= Afghan Response Route =

Secret UK relocation scheme for Afghans following a Ministry of Defence data breach

The Afghanistan Response Route (ARR) was a secret UK government immigration scheme operated from 2023 to 2025 in response to a serious data breach by the Ministry of Defence (MoD). The breach exposed the identities of thousands of Afghans who had worked with British forces in the War in Afghanistan (2001–2021), putting them at risk of Taliban reprisals. The existence of the scheme—and the breach that triggered it—was concealed from the public under a superinjunction until July 2025, when it was revealed by court rulings and the press.

== Background and breach ==
In early 2022, a British defence official accidentally circulated a spreadsheet that included the personal data of over 18,700 Afghans who had applied to the UK’s Afghan Relocations and Assistance Policy (ARAP) or ex gratia schemes. Although the official intended to send details of 150 people, the file contained over 33,000 entries, including contact information and details of links to UK personnel.

The breach went undetected until August 2023, when an excerpt from the spreadsheet appeared in a Facebook group. Defence Secretary Ben Wallace applied for an injunction and was granted a superinjunction by the High Court. It was the first such injunction ever issued to the UK government and applied contra mundum—against the entire world—barring not only reporting on the leak but any mention of the injunction’s existence.

=== Creation of the Afghan Response Route ===
In response to the breach, the Conservative government launched the Afghanistan Response Route, a classified immigration programme intended to relocate affected Afghans. Originally intended to resettle around 150 individuals and their families, the scheme eventually expanded to cover an estimated 6,900 people by mid-2025.

Internal court documents later revealed that the MoD justified the scheme as a temporary protective measure while asserting that the Taliban did not yet possess the leaked data. Nonetheless, some Afghans reportedly received threats referencing personal details from their ARAP applications, and campaigners accused the government of underestimating the risks.

== Secrecy and legal suppression ==
The UK government went to exceptional lengths to suppress public knowledge of both the breach and the scheme. The superinjunction covered journalists, media outlets, the opposition, and even Parliamentary committees.

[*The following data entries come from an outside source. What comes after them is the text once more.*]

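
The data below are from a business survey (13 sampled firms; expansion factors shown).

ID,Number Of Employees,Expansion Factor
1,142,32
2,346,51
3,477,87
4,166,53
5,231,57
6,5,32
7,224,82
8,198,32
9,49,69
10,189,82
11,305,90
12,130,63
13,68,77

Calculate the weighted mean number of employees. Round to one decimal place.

211.0

Weighted sum = 170273
Sum of weights = 807
Weighted mean = 170273 / 807 = 210.99504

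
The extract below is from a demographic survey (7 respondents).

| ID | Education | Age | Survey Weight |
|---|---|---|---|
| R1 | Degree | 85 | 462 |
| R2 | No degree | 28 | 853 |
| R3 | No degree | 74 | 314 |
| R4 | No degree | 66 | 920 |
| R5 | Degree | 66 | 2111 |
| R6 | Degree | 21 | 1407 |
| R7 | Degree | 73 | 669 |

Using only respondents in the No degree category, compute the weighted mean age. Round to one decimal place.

No degree rows: R2, R3, R4
Weighted sum = 28×853 + 74×314 + 66×920
  = 23884 + 23236 + 60720 = 107840
Sum of weights = 853 + 314 + 920 = 2087
Weighted mean = 107840 / 2087 = 51.672257

51.7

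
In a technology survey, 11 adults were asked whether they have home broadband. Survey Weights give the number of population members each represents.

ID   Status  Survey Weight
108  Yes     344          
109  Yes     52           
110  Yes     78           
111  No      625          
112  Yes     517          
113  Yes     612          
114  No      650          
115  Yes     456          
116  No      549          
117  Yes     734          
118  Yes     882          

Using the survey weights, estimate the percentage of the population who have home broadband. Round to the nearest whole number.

Sum of weights for 'Yes' = 344 + 52 + 78 + 517 + 612 + 456 + 734 + 882 = 3675
Total weight = 5499
Weighted proportion = 3675 / 5499 = 0.66830333 → 66.830333%

67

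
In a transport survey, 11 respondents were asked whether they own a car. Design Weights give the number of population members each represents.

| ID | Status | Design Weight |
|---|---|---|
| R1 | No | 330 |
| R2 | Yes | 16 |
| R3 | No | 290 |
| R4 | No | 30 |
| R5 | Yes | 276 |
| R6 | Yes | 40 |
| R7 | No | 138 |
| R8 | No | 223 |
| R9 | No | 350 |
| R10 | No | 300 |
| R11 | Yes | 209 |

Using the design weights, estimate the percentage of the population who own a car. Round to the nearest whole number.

Sum of weights for 'Yes' = 16 + 276 + 40 + 209 = 541
Total weight = 330 + 16 + 290 + 30 + 276 + 40 + 138 + 223 + 350 + 300 + 209 = 2202
Weighted proportion = 541 / 2202 = 0.24568574 → 24.568574%

25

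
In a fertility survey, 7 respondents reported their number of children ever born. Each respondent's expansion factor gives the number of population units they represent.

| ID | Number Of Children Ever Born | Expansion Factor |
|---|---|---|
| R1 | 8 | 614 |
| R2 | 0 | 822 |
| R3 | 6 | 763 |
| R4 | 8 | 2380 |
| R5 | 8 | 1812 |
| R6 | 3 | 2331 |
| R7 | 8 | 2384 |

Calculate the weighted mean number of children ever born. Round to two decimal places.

Weighted sum = 8×614 + 0×822 + 6×763 + 8×2380 + 8×1812 + 3×2331 + 8×2384
  = 4912 + 0 + 4578 + 19040 + 14496 + 6993 + 19072 = 69091
Sum of weights = 614 + 822 + 763 + 2380 + 1812 + 2331 + 2384 = 11106
Weighted mean = 69091 / 11106 = 6.2210517

6.22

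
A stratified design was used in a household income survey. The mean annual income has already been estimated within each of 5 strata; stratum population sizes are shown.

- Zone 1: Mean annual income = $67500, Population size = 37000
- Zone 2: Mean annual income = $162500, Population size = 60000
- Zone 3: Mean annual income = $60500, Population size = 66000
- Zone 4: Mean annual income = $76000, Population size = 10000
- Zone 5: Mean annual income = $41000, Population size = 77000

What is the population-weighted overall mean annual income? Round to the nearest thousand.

Σ Nₕ·x̄ₕ = 20157500000
Σ Nₕ = 37000 + 60000 + 66000 + 10000 + 77000 = 250000
Overall mean = 20157500000 / 250000 = 80630

81000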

Government officials delayed informing Labour’s front bench until after the July 2024 general election, despite prior civil service advice recommending disclosure.

The ARR was also deliberately excluded from immigration statistics, Home Office updates, and MoD accounts. Statements made to Parliament omitted references to the breach and used vague language to obscure the rising number of Afghan arrivals. According to court evidence, this was done to avoid public scrutiny and to “maintain control of the narrative.”

=== Review and lifting of the injunction ===
In 2024, a classified review by former defence intelligence official Paul Rimmer concluded that the data leak was unlikely to significantly increase individual risk. He noted that the Taliban already had access to other intelligence and that being named in the leaked spreadsheet would not, by itself, justify targeting.

Mr Justice Jeremy Chamberlain, who had taken over the case, ruled in July 2025 that the continued secrecy was no longer proportionate or justified. He noted the scale of spending, the suppression of public accountability, and the misleading nature of official statements as reasons for ending the superinjunction. The ruling allowed full public reporting of the breach and the secret scheme.

== Costs and scope ==
The projected cost of the ARR reached £850 million by 2025, and total spending could have exceeded £2 billion had the scheme continued. John Healey, who took office as Defence Secretary under the Labour government in 2024, announced in July 2025 that the scheme would be closed. According to the government, this move would prevent an additional £1.2 billion in spending.

Overall, as of March 2025, approximately 36,000 Afghans had been resettled in the UK under three schemes, with total estimated costs ranging from £5.5 billion to £7 billion. Some of those relocated under the ARR were not publicly recorded at the time due to what officials called “containment reasons.”

== Aftermath ==
Victims of the data leak received scam emails offering compensation.

Following the disclosure, law firms began preparing legal claims on behalf of Afghans affected by the data breach. Around 1,000 individuals reportedly expressed interest in suing the MoD, and over 665 had formally launched proceedings by mid-2025.

Media commentators and legal experts described the superinjunction as one of the most far-reaching in English law. Critics warned that it had enabled the government to avoid scrutiny on matters of national security, immigration policy, and public spending.

The replacement of the permanent secretary at the Ministry of Defence who had been in place since 2021 was announced in August 2025.